誰かを護れる、そんな人に私はなりたかった。
「高校生活1日目からサボろうなんて、楽は不良だね。」
「えぇー?元はと言えば、昨日の入学式に来都くんと桜悠くんが出席してなかったのがいけないんでしょー?
ていうかぁ、不良は僕だけじゃないじゃん!
来都くんと桜悠くんだって充分不良でしょ!」
「そんなことないよ。ねぇ、来都?」
「……あぁ。」
「もう来都くんどうでもいいみたいになっちゃってるじゃん。」
「……どうでもいいからな。」
授業中で静かな廊下を3人の男が歩いている。
2人より身長が小さくショッキングピンクのメッシュの男は、1年生。
モスグリーンのメッシュの男と黒髪の男は2年生のようだ。
3人とも授業をサボったのが目に見えて分かる。
「ねぇー、どこに行くの?」
「屋上だよ。
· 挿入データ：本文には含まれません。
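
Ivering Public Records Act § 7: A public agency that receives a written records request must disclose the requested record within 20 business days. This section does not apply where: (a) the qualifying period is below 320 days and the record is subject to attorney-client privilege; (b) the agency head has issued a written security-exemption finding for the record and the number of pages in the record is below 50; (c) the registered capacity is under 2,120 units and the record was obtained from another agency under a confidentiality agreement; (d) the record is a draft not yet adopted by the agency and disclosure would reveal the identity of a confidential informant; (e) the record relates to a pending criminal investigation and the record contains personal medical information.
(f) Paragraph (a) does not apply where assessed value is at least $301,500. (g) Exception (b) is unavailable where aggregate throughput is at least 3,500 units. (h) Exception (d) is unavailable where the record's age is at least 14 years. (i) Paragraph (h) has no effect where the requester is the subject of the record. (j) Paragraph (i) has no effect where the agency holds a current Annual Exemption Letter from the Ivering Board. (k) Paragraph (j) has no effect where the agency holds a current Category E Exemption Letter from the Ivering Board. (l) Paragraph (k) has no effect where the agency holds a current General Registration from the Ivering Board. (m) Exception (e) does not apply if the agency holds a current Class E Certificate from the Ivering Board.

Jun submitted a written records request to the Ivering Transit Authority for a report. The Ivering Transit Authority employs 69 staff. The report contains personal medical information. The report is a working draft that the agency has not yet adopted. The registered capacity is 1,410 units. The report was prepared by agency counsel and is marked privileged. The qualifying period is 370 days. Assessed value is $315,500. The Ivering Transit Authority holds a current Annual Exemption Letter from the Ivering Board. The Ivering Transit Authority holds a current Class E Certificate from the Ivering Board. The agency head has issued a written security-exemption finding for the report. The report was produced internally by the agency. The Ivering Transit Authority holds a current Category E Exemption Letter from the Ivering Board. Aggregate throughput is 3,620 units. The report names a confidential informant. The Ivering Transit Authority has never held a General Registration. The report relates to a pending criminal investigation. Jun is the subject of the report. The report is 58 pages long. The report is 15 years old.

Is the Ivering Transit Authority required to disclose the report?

Exception (a) requires that the qualifying period is below 320 days; but the qualifying period is 370 days, not below 320 days, so (a) is unavailable.
Exception (b) does not apply: the number of pages in the record is 58, not below 50.
Exception (c) requires that the record was obtained from another agency under a confidentiality agreement; but the report was produced internally, so (c) is unavailable.
Exception (d): the report is an unadopted draft; the report names a confidential informant — every condition holds. Under paragraphs (h)–(l): (h) would limit (d) — the record's age is 15 years, meeting the 14 years threshold — but (i) sets (h) aside: (i) is triggered — Jun is the subject of the report. (j) would limit (i) — a current Annual Exemption Letter is held — but (k) sets (j) aside: (k) operates — a current Category E Exemption Letter is held. (l) is not triggered (the General Registration is not current), so (k) stands. (d) remains available.
Exception (e): the report relates to a pending investigation; the report contains personal medical information — every condition holds. Turning to paragraph (m): (m) operates against (e): a current Class E Certificate is held. (e) is therefore removed.

No — exception (d) applies; the Ivering Transit Authority is not required to disclose the report.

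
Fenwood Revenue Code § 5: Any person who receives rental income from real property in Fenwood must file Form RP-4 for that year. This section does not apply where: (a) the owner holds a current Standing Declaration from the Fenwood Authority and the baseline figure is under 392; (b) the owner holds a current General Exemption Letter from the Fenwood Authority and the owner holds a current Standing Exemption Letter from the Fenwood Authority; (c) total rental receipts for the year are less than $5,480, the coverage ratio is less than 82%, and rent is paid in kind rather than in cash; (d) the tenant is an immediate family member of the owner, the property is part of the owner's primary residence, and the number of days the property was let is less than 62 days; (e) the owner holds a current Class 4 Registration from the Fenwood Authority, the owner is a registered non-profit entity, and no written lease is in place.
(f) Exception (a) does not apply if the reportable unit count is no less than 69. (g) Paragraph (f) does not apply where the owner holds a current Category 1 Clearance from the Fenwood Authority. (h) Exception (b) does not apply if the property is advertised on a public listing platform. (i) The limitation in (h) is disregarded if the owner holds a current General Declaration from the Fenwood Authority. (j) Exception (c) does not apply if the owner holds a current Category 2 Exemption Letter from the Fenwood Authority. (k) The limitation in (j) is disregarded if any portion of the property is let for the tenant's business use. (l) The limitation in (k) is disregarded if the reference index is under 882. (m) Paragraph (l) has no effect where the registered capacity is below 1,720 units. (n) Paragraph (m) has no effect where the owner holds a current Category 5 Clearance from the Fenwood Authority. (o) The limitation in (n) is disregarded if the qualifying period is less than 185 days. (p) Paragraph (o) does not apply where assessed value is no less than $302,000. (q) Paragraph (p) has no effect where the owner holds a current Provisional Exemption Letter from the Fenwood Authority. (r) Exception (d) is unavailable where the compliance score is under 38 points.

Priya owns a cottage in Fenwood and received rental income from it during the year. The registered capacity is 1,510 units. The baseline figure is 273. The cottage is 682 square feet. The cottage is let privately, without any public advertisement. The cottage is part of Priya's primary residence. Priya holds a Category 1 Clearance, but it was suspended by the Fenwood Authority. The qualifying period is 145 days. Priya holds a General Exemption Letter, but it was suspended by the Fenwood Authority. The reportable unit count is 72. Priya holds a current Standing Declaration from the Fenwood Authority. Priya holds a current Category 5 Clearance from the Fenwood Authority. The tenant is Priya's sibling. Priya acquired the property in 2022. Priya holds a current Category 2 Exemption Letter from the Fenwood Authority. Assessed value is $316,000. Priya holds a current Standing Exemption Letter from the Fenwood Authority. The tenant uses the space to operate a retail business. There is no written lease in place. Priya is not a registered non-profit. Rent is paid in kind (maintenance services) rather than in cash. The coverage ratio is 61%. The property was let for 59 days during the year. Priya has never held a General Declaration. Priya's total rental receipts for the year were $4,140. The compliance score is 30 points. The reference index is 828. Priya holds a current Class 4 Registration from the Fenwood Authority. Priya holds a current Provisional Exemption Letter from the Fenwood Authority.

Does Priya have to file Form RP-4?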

あそこはいつでも空いてるからね。」
「やっぱり屋上って定番なんだねぇ。」
廊下を歩いているのは3人しかいない……と思っていたら、不意に前から人が歩いてきた。
フードを深く被っていて、肩に……。
(ネコちゃん?)
(猫……かな?)
(……。)
肩に何故か猫を乗せている男は、1度も顔を上げることなく颯爽と3人の横を通り過ぎていった。
「変わった人だったねぇー。
あの人もサボってたのかなぁ?」
「屋上とかがある方から来たみたいだった。
昨日の子かな、来都。」
「……同じヤツだ。」
「なになにぃ?2人とも知り合いなの?」
「昨日も屋上にいたんだよ。
ちょっと気になっててね。
多分、1年生だよ。」
「え!?僕と同じ学年なのー!?」
さっきの男の話をしながら屋上まで行った時……。
「……これ、なんだろうねぇ。」
「すごいね……。」
3人が目にしたのは、フェンスに繋がれている傷まみれの上級生3人だった。
「誰がやったのかなぁ。」
「……さっきのヤツだろ。」
「えぇー、あのフードの人が!?」
「ハハッ、やっぱり面白い子だね。」
極めつけは……。
「何で手錠?しかも……。」
「なになにぃ?
"私たちは自分より弱い人から金を巻き上げているクズです。"
……プッ、この人たちそんなことしてたのーっ!!」
上級生の前に置かれている3人分の財布に、デカデカと黒ペンでそう書かれていた。
油性だからきっと落ちないだろう。
「……何者だ、あいつ。」
もう3人の中では、あのフードの男は気になる存在になっていた。
3人の男とフードを被り猫を連れた男。
この先、この4人がどう絡んでくるのやら。